Ghost Stories
Categories: Fiction, Gothic & Horror, Short Stories
ISBN: 9781662601354
Published by Astra House (2022-10-04)
"The stories in Concerning Those Who Have Fallen Asleep are meant to sit with the reader and digest slowly. Throughout the collection Soto draws the reader into the often overlooked transitional spaces of a character’s life, and while each story is full and complete, the reader will be left hungry for more as Soto leaves his endings open to the possibility of an unending expansive future."
—Corrine Watson, West Trade Review
"[Soto's] well-drawn characters with their nuanced battles with grief and hope shine brighter. Haunting and complex."
—Kirkus Reviews
"An imaginative and otherworldly collection . . . In these well-crafted stories, Soto evocatively shows how the characters are at turns mystified by inexplicable experiences or haunted by burdensome pasts . . . Readers will be enriched by the way this work thoroughly investigates the human heart."
—Publishers Weekly
"Adam Soto has talent to burn and then some. The stories in Concerning Those Who Have Fallen Asleep are intense, beautifully dense, wonderfully detailed, funny, scary—all this. That rare thing, a thrilling book of stories."
—Peter Orner, author of Maggie Brown & Others and Love and Shame and Love
"Adam Soto is the metaphysical detective for our dissonant era, and every one of these stories is a new type of ghost he shines a light on, in this portable haunted house of a short story collection. An exhilarating ride, to be read throwback-style: chain-smoking under a pale moon, in black and white."

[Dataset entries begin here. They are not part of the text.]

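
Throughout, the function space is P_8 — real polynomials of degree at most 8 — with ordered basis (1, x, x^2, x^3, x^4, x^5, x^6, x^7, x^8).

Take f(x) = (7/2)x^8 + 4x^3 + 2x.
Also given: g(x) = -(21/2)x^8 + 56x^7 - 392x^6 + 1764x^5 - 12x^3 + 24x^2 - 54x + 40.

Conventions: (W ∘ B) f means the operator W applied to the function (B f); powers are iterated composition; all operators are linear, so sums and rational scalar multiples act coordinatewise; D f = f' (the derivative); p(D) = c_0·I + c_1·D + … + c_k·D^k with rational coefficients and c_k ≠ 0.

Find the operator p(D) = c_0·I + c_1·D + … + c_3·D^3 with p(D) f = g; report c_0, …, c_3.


D^0 f = (7/2)x^8 + 4x^3 + 2x
D^1 f = 28x^7 + 12x^2 + 2
D^2 f = 196x^6 + 24x
D^3 f = 1176x^5 + 24
matching coefficients of g against c_0 f + c_1 Df + … from the top degree down determines the c_i
solution: c_0 = -3, c_1 = 2, c_2 = -2, c_3 = 3/2

p(D) = -3·I + 2·D − 2·D^2 + (3/2)·D^3, i.e. c_0 = -3, c_1 = 2, c_2 = -2, c_3 = 3/2


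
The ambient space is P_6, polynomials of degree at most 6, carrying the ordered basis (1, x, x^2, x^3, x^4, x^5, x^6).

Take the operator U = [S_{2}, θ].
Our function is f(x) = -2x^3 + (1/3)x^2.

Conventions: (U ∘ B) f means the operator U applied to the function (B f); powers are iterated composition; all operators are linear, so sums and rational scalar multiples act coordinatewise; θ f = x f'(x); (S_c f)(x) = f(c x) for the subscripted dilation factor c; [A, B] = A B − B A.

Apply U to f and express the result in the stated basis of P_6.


the result is g(x) = 0

θ f = -6x^3 + (2/3)x^2
S_{2} θ f = -48x^3 + (8/3)x^2
S_{2} f = -16x^3 + (4/3)x^2
θ S_{2} f = -48x^3 + (8/3)x^2
[S_{2}, θ] f = 0


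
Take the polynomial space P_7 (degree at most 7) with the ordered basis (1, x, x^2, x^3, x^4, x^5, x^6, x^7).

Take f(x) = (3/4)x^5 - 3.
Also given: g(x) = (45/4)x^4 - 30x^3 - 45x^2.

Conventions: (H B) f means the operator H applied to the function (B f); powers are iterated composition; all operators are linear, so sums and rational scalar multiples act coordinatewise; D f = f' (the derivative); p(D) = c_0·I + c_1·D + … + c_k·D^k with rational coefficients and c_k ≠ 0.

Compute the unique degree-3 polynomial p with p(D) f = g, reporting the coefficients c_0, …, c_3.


D^0 f = (3/4)x^5 - 3
D^1 f = (15/4)x^4
D^2 f = 15x^3
D^3 f = 45x^2
matching coefficients of g against c_0 f + c_1 Df + … from the top degree down determines the c_i
solution: c_0 = 0, c_1 = 3, c_2 = -2, c_3 = -1

c_0 = 0, c_1 = 3, c_2 = -2, c_3 = -1


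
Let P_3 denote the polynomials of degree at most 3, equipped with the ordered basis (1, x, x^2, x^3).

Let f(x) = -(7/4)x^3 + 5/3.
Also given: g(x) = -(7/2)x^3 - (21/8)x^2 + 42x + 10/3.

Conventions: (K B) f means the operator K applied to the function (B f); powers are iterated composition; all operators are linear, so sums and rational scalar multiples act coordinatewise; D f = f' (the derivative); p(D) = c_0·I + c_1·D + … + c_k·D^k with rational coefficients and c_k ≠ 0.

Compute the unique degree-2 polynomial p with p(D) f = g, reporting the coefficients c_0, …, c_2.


D^0 f = -(7/4)x^3 + 5/3
D^1 f = -(21/4)x^2
D^2 f = -(21/2)x
matching coefficients of g against c_0 f + c_1 Df + … from the top degree down determines the c_i
solution: c_0 = 2, c_1 = 1/2, c_2 = -4

p(D) = 2·I + (1/2)·D − 4·D^2, i.e. c_0 = 2, c_1 = 1/2, c_2 = -4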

—Fernando A. Flores, author of Tears of the Trufflepig and Valleyesque
"Adam Soto's ghost stories are mostly not literal—but they are haunting. There are so many tricks and feints here that you'll be working through Soto's cleverness days later. In this collection of tightly wound but diversely approached stories, Adam Soto unravels the sloppy, conflicted lives of his characters with precision and polish. Each work—some short, others longer—all find a way to compact the breadth of a novel within constraints of the short story. Concerning Those Who Have Fallen Asleep is less an anthology of stories, but an impressive and thrilling accumulation of small universes."
—Kevin Nguyen, author of New Waves
"Concerning Those Who Have Fallen Asleep is weird in all the best ways possible. These stories show fragments of much larger universes, enticing you with what they give as well as with what they suggest. These tales are plucked from bizarre worlds, from the blood of shadow creatures, from the tears of angels. Let them haunt you.”